Summary: Karena suatu kejadian, Annie harus dimasukkan ke dalam kelas XI-F yang berisi siswa-siswa abnormal. Selain dirinya sendiri, ia juga harus menyelamatkan seorang siswa baru dari ancaman Trio Idiot.
Romance/Humor | Armin Arlert/Annie Leonhardt | Multichapter
T-rated.
The story is mine, but the characters are Isayama Hajime's.
Cupid © Ryuki Ayanami
Chapter 1: New Student
Tak ada yang lebih mengesalkan selain melihat jerih payahmu ternyata dibayarkan dengan penghinaan macam ini. Annie Leonhardt memandangi papan nama yang tergantung itu dengan mata penuh amarah.
Kelas XI-F.
Ia sudah bekerja keras tahun lalu. Demi dirinya, bahkan demi sekolahnya juga. Tapi mengapa Kepala Sekolah tidak melihat kerja kerasnya?
Menurut sejarah sekolah, kelas XI-F adalah kelas yang paling parah dalam hal kedisiplinan. Siswa-siswi kelas XI-F merupakan peraih penghargaan Siswa Paling Terlambat, Pelanggar Tata Tertib Terbanyak, dan masih banyak lagi kategori lain. Kebetulan Annie masuk ke dalam kategori Paling Sering Bolos.
Tapi dengan alasan, batin Annie geram.
Ia sering membolos sekolah untuk berlatih dalam rangka mengikuti Turnamen Judo Tingkat Nasional. Dulu Kepala Sekolah, Erwin Smith, sangat mendukung Annie di turnamen itu. Tapi setelah ia gagal di babak semifinal karena cedera, Kepsek Smith malah menghadiahi kerja kerasnya dengan memasukkannya di kelas F. Ini tidak adil!
Annie membuka pintu kelas dengan kasar dan memandangi murid-murid di dalamnya dengan pandangan jijik.
Lihatlah murid-murid kelas XI-F ini. Ia harus sekelas dengan murid-murid aneh bin abnormal seperti Eren Jaeger, Jean Kirstchein, dan Connie Springer yang duduk di deret belakang. Siapa yang tidak kenal dengan mereka bertiga? Trio Idiot yang terkenal seantero sekolah akan obsesi mereka sebagai otaku. Eren si maniak hentai, Jean si lollicon, dan Connie si otaku idol. Singkatnya, mereka idiot. IDIOT. Annie sama sekali tidak selevel dengan mereka.

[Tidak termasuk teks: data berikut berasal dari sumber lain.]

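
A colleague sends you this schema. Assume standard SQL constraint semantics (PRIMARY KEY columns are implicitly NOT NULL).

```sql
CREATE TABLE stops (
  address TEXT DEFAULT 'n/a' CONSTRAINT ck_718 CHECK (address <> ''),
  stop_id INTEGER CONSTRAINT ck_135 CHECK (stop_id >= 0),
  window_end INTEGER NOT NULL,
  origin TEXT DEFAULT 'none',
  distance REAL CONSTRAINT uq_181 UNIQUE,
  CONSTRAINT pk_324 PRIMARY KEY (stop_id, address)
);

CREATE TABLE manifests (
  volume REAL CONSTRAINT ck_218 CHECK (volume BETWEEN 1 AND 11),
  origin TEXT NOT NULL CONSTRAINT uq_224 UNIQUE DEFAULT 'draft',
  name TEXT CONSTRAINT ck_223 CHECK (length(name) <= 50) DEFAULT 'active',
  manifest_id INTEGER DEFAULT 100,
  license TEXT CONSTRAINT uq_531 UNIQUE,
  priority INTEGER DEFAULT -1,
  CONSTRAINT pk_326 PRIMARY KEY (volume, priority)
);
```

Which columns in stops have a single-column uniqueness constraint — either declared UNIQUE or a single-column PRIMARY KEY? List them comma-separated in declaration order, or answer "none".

distance

- address: part of a composite PRIMARY KEY — only the tuple is unique, not this column on its own.
- stop_id: part of a composite PRIMARY KEY — only the tuple is unique, not this column on its own.
- window_end: no UNIQUE or single-column PK constraint.
- origin: no UNIQUE or single-column PK constraint.
- distance: declared UNIQUE → unique.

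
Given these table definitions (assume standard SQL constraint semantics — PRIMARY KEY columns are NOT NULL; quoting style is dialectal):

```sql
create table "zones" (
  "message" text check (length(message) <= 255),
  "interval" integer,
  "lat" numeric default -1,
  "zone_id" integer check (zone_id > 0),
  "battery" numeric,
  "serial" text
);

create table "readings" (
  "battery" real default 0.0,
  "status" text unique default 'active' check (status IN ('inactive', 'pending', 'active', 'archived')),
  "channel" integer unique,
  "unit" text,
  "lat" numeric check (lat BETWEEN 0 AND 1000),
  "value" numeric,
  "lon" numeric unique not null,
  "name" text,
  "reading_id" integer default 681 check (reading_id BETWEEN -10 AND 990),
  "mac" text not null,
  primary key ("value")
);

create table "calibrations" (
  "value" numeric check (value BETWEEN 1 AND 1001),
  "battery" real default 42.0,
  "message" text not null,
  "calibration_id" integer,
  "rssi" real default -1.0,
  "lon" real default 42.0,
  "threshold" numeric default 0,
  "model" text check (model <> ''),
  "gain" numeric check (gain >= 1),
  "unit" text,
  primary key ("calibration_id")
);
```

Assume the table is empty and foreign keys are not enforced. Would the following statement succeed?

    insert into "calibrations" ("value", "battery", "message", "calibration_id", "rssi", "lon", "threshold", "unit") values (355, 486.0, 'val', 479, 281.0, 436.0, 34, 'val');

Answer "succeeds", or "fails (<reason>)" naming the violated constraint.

NOT NULL columns: calibration_id is supplied; message is supplied.
CHECK constraints: 355 satisfies (value BETWEEN 1 AND 1001).
No constraint is violated.

succeeds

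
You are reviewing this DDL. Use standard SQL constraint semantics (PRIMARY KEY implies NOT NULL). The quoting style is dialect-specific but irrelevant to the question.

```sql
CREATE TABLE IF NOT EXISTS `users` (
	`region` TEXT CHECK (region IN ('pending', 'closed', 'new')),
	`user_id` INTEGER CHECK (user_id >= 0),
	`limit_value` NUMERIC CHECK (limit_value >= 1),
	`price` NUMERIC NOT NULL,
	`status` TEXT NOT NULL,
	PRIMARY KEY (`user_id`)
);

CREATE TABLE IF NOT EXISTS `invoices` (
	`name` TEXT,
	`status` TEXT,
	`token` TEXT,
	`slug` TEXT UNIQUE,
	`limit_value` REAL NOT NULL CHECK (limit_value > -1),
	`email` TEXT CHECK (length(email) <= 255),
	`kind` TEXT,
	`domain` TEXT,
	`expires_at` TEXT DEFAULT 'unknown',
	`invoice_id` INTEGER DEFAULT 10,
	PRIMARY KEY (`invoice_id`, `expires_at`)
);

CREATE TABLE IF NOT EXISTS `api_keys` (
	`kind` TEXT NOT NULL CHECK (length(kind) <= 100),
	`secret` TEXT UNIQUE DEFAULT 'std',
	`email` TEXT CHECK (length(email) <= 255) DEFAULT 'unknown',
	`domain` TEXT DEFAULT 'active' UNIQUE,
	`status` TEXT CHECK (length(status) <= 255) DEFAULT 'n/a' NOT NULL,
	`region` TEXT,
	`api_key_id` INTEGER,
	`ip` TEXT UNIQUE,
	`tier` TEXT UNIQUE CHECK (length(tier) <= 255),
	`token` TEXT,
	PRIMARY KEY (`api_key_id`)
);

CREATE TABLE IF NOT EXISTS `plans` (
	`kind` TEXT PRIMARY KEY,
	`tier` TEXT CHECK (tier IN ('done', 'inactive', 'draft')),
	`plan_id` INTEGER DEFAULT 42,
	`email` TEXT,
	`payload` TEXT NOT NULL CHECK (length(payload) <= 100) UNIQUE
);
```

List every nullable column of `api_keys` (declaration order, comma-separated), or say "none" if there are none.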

Tanpa acuh, Annie melewati kawanan siswi yang tengah bergosip ria di deret depan. Ia mengambil tempat duduk di belakang, di pojok dekat jendela. Cukup jauh dari Trio Idiot dan para penggosip itu. Ia memandang ke luar jendela. Sekolah ini seharusnya berterima kasih kepadanya karena ia adalah satu-satunya perwakilan Rose State Academy yang bisa lolos di Turnamen Judo hingga tingkat nasional. Sejak dibangun lima puluh tahun lalu, sekolah ini hanya bisa bertengger di tingkat provinsi. Siapa yang membawa nama Rose State Academy ke tingkat nasional? Tiada lain tiada bukan adalah Annie Leonhardt yang justru dimasukkan ke kelas XI-F.
Annie menghela napas. Ia harus menahan diri. Sungguh, jika ia membiarkan amarahnya mendidih, bisa-bisa akan terjadi pembunuhan besar-besaran di sini. Dan ia tidak mau menghabiskan sisa hidupnya di penjara.
"Kenapa wajahmu kusut begitu?"
Dengan malas, Annie melirik orang yang berbicara kepadanya. Ternyata dia adalah Mina Carolina. Di belakangnya ada Sasha Blouse, Mikasa Ackerman, dan dua orang yang tidak dikenalnya.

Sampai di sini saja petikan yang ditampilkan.